Meet a member: For Eric Krebs, all the world’s a stage
Name: Eric Krebs.
Where I live: Highland Park, N.J., and New York City.
Where and when I was born: Danbury, Conn., in 1944.
Family: Married to Suzanne for 47-plus years. Children: Arielle, who runs Get in the Game voter registration at professional sporting events, and Justin, who works MoveOn.org and founded Living Liberally.
Education: Rutgers, B.A. in English in 1966, master’s degree in 1973. Informal education: Living life among fellow humans.
Occupation: Professor of theater for 37 years at Rutgers and 13 years at City University of New York. Retired this summer after my 100th semester. Also, I have been a theatrical producer for over 50 years — Broadway, off-Broadway, regional theater — and more than 150 productions.
How I got where I am today: I quit playing football during college and found a wonderful community in theater production. I wrote plays, performed plays, started theaters (including George Street Playhouse in New Brunswick, N.J., which has just begun its 45th season in a brand new performing arts center), produced on and off Broadway and even continue to perform occasionally my own one-person shows.
Where I’m headed: Oblivion . . . but until I get there, I will do the best I can for those around me.
Person in history I admire and why: Walt Whitman. He understood life and compassion and empathy as well as anyone I could ever imagine. He celebrated all humanity.
A quotation I like: “I am of the opinion that my life belongs to the whole community, and as long as I live it is my privilege to do for it whatever I can. I want to be thoroughly used up when I die, for the harder I work the more I live. I rejoice in life for its own sake. Life is no ‘brief candle’ for me. It is a sort of splendid torch which I have got hold of for the moment, and I want to make it burn as brightly as possible before handing it on to future
generations.” — George Bernard Shaw
These are a few of my favorite things: Reading poetry, often aloud.
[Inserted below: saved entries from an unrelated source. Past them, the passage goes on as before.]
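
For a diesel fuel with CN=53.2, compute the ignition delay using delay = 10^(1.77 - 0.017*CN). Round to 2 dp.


delay = 10^(1.77 - 0.017*CN)
Exponent = 1.77 - 0.017*53.2 = 0.8656
delay = 10^0.8656 = 7.34 ms


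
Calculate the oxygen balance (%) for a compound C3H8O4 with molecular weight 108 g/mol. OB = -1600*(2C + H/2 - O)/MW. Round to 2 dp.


OB = -1600 * (2C + H/2 - O) / MW
Inner = 2*3 + 8/2 - 4 = 6.00
OB = -1600 * 6.00 / 108 = -88.89%


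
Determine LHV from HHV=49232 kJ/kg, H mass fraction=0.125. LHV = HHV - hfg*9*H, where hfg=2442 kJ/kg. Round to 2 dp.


LHV = HHV - hfg * 9 * H
Water correction = 2442 * 9 * 0.125 = 2747.250 kJ/kg
LHV = 49232 - 2747.250 = 46484.75 kJ/kg


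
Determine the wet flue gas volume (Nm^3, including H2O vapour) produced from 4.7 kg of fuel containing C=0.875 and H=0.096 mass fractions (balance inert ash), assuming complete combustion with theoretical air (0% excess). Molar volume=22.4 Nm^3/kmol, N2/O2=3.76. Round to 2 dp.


Per kg fuel: CO2 = (C/12 kmol)*22.4 = (0.875/12)*22.4 = 1.63333 Nm^3
Per kg fuel: H2O = (H/2 kmol)*22.4 = (0.096/2)*22.4 = 1.07520 Nm^3
O2 needed per kg fuel = C/12 + H/4 = 0.875/12 + 0.096/4 = 0.09691667 kmol
Per kg fuel: N2 = O2*3.76*22.4 = 0.09691667*3.76*22.4 = 8.16271 Nm^3
Total per kg = 1.63333 + 1.07520 + 8.16271 = 10.87124 Nm^3
Total = 10.87124 * 4.7 = 51.09 Nm^3


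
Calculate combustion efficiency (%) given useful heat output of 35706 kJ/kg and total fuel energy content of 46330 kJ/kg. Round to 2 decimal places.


Efficiency = (Q_useful / Q_fuel) * 100
Efficiency = (35706 / 46330) * 100
Efficiency = 0.7707 * 100 = 77.07%


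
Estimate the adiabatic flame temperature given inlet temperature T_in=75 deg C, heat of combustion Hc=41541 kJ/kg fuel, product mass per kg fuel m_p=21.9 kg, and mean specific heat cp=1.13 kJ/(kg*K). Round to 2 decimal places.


T_ad = T_in + Hc / (m_p * cp)
Denominator = 21.9 * 1.13 = 24.7470
Temperature rise = 41541 / 24.7470 = 1678.63 K
T_ad = 75 + 1678.63 = 1753.63 deg C


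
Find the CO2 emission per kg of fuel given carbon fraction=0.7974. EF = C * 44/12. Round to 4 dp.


EF = C_frac * (M_CO2 / M_C)
EF = 0.7974 * (44/12)
EF = 0.7974 * 3.666667 = 2.9238 kg_CO2/kg_fuel


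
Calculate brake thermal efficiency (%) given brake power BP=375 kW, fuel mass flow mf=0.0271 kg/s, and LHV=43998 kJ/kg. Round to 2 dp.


eta_BTE = (BP / (mf * LHV)) * 100
Denominator = 0.0271 * 43998 = 1192.3458 kW
eta_BTE = (375 / 1192.3458) * 100 = 31.45%


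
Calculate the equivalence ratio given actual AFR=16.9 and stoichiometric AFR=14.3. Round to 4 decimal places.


phi = AFR_stoich / AFR_actual
phi = 14.3 / 16.9 = 0.8462


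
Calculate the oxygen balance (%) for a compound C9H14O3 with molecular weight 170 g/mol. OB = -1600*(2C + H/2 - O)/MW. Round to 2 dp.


OB = -1600 * (2C + H/2 - O) / MW
Inner = 2*9 + 14/2 - 3 = 22.00
OB = -1600 * 22.00 / 170 = -207.06%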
The Catskill Mountains in New York, where I hang out in the woods in a stone cabin that I built 45 years ago. The response of an audience at a theater event
coming together as a joyous community.
These are not: Organized religion in all its iterations, greed in all of its forms, lack of compassion and empathy for less fortunate.
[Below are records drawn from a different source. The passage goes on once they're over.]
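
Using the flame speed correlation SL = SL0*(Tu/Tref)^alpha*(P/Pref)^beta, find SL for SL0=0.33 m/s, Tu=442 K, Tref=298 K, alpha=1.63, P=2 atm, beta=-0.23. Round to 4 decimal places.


SL = SL0 * (Tu/Tref)^alpha * (P/Pref)^beta
T ratio = 442/298 = 1.48322148
(T ratio)^alpha = 1.48322148^1.63 = 1.901366
(P/Pref)^beta = 2^(-0.23) = 0.852635
SL = 0.33 * 1.901366 * 0.852635 = 0.5350 m/s


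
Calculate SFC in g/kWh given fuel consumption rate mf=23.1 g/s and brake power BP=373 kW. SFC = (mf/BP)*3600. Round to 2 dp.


SFC = (mf / BP) * 3600
Rate = 23.1 / 373 = 0.061930 g/(s*kW)
SFC = 0.061930 * 3600 = 222.95 g/kWh


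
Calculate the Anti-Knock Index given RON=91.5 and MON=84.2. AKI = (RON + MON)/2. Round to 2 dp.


AKI = (RON + MON) / 2
AKI = (91.5 + 84.2) / 2
AKI = 175.7 / 2 = 87.85


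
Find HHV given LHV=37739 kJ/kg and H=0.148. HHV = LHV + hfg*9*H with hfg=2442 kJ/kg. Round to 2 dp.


HHV = LHV + hfg * 9 * H
Water addition = 2442 * 9 * 0.148 = 3252.744 kJ/kg
HHV = 37739 + 3252.744 = 40991.74 kJ/kg


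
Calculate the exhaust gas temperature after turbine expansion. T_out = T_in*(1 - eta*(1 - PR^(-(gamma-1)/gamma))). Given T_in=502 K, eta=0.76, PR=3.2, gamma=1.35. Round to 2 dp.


T_out = T_in * (1 - eta * (1 - PR^(-(gamma-1)/gamma)))
Exponent = -(1.35-1)/1.35 = -0.25925926
PR^exp = 3.2^(-0.25925926) = 0.73966521
Factor = 1 - 0.76*(1 - 0.73966521) = 0.80214556
T_out = 502 * 0.80214556 = 402.68 K


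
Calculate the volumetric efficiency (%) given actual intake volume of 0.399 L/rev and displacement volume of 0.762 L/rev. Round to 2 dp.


eta_v = (V_actual / V_disp) * 100
Ratio = 0.399 / 0.762 = 0.5236
eta_v = 0.5236 * 100 = 52.36%


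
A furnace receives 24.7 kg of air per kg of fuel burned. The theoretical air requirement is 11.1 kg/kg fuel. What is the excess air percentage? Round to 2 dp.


Excess air = actual - stoichiometric = 24.7 - 11.1 = 13.60 kg/kg fuel
Excess air % = (excess / stoich) * 100 = (13.60 / 11.1) * 100 = 122.52%


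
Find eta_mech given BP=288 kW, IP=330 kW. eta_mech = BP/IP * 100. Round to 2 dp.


eta_mech = (BP / IP) * 100
Ratio = 288 / 330 = 0.8727
eta_mech = 0.8727 * 100 = 87.27%


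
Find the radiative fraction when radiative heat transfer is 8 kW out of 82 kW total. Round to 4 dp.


f_rad = Q_rad / Q_total
f_rad = 8 / 82 = 0.0976


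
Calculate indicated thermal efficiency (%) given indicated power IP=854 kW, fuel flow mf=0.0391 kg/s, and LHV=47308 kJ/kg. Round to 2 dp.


eta_ith = (IP / (mf * LHV)) * 100
Denominator = 0.0391 * 47308 = 1849.7428 kW
eta_ith = (854 / 1849.7428) * 100 = 46.17%


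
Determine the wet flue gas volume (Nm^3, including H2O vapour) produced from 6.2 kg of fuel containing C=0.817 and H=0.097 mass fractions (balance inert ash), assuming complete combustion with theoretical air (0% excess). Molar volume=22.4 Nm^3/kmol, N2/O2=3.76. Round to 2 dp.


Per kg fuel: CO2 = (C/12 kmol)*22.4 = (0.817/12)*22.4 = 1.52507 Nm^3
Per kg fuel: H2O = (H/2 kmol)*22.4 = (0.097/2)*22.4 = 1.08640 Nm^3
O2 needed per kg fuel = C/12 + H/4 = 0.817/12 + 0.097/4 = 0.09233333 kmol
Per kg fuel: N2 = O2*3.76*22.4 = 0.09233333*3.76*22.4 = 7.77668 Nm^3
Total per kg = 1.52507 + 1.08640 + 7.77668 = 10.38815 Nm^3
Total = 10.38815 * 6.2 = 64.41 Nm^3


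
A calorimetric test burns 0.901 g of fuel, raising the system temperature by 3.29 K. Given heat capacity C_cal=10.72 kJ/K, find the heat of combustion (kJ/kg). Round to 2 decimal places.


Hc = C_cal * delta_T / m_fuel
Q_released = 10.72 * 3.29 = 35.2688 kJ
m_fuel = 0.901 g = 0.901/1000 kg = 0.000901 kg
Hc = 35.2688 / 0.000901 = 39144.06 kJ/kg


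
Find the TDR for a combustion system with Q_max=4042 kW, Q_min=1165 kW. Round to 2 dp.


TDR = Q_max / Q_min
TDR = 4042 / 1165 = 3.47


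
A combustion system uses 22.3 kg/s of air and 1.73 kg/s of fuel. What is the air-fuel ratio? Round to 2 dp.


AFR = m_air / m_fuel
AFR = 22.3 / 1.73 = 12.89


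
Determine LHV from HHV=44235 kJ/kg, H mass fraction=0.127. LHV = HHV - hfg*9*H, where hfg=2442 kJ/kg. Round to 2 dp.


LHV = HHV - hfg * 9 * H
Water correction = 2442 * 9 * 0.127 = 2791.206 kJ/kg
LHV = 44235 - 2791.206 = 41443.79 kJ/kg


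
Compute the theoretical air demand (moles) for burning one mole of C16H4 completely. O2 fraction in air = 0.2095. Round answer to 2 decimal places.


Balanced combustion: C16H4 + 17 O2 -> 16 CO2 + 2 H2O
O2 needed = C + H/4 = 16 + 4/4 = 17.00 moles
Air moles = O2 / 0.2095 = 17.00 / 0.2095 = 81.15 moles air


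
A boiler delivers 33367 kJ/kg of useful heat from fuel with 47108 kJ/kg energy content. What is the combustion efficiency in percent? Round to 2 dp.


Efficiency = (Q_useful / Q_fuel) * 100
Efficiency = (33367 / 47108) * 100
Efficiency = 0.7083 * 100 = 70.83%


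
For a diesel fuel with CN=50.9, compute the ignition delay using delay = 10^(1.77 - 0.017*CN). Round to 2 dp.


delay = 10^(1.77 - 0.017*CN)
Exponent = 1.77 - 0.017*50.9 = 0.9047
delay = 10^0.9047 = 8.03 ms


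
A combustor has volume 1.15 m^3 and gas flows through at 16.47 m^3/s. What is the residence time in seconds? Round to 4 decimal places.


tau = V / Q_flow
tau = 1.15 / 16.47 = 0.0698 s


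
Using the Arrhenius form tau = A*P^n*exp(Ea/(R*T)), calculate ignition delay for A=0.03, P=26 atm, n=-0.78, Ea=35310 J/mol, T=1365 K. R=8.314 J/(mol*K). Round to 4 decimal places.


tau = A * P^n * exp(Ea/(R*T))
P^n = 26^(-0.78) = 0.07876274
Ea/(R*T) = 35310/(8.314*1365) = 3.111394
exp(Ea/(R*T)) = 22.452327
tau = 0.03 * 0.07876274 * 22.452327 = 0.0531 ms


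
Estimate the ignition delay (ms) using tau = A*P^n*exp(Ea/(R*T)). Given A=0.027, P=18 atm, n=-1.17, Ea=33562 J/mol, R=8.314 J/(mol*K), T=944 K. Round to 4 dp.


tau = A * P^n * exp(Ea/(R*T))
P^n = 18^(-1.17) = 0.03398844
Ea/(R*T) = 33562/(8.314*944) = 4.276277
exp(Ea/(R*T)) = 71.971981
tau = 0.027 * 0.03398844 * 71.971981 = 0.0660 ms


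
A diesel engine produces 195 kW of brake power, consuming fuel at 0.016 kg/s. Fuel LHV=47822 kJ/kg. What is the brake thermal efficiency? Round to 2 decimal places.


eta_BTE = (BP / (mf * LHV)) * 100
Denominator = 0.016 * 47822 = 765.1520 kW
eta_BTE = (195 / 765.1520) * 100 = 25.49%


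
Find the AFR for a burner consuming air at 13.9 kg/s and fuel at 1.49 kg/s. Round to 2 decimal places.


AFR = m_air / m_fuel
AFR = 13.9 / 1.49 = 9.33


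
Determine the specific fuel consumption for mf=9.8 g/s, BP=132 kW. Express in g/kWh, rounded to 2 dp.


SFC = (mf / BP) * 3600
Rate = 9.8 / 132 = 0.074242 g/(s*kW)
SFC = 0.074242 * 3600 = 267.27 g/kWh


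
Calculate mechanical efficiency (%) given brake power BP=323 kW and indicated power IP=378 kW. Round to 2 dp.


eta_mech = (BP / IP) * 100
Ratio = 323 / 378 = 0.8545
eta_mech = 0.8545 * 100 = 85.45%


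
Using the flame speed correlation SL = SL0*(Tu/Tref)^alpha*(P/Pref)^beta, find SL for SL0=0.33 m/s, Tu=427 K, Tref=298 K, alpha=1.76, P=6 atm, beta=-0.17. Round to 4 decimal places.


SL = SL0 * (Tu/Tref)^alpha * (P/Pref)^beta
T ratio = 427/298 = 1.43288591
(T ratio)^alpha = 1.43288591^1.76 = 1.883356
(P/Pref)^beta = 6^(-0.17) = 0.737419
SL = 0.33 * 1.883356 * 0.737419 = 0.4583 m/s


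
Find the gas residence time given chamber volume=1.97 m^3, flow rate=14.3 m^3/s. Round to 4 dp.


tau = V / Q_flow
tau = 1.97 / 14.3 = 0.1378 s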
My doubts about religion started: My great-grandfather was a major rabbi in New York City. My father was a German communist who fought the Nazis. My mother was a sometimes Unitarian. Happy to say, I never “got religion” . . . just humanism.
Before I die: I would like to believe that science and rationalism will save humanity, but I doubt it. I have come to peace with the word “vanish.”
Ways I promote freethought: I recently commissioned and produced a play called “God Shows Up.” What happens when God shows up at the broadcast studio of a televangelist and, in so doing, demolishes most elements of religion?
Also, I love to ask people when we get close to religious topics: “Are you a person of faith?” I get a lot of interesting answers, but few out-and-out statements of belief.
I wish you’d have asked me: What are you working on now? I have just produced three very successful weeks of a comedy festival called Laughing Liberally: Make America Laugh Again. Based on this success, during the coming 2020 election cycle I will be mounting a much grander production in New York in order to make America laugh again.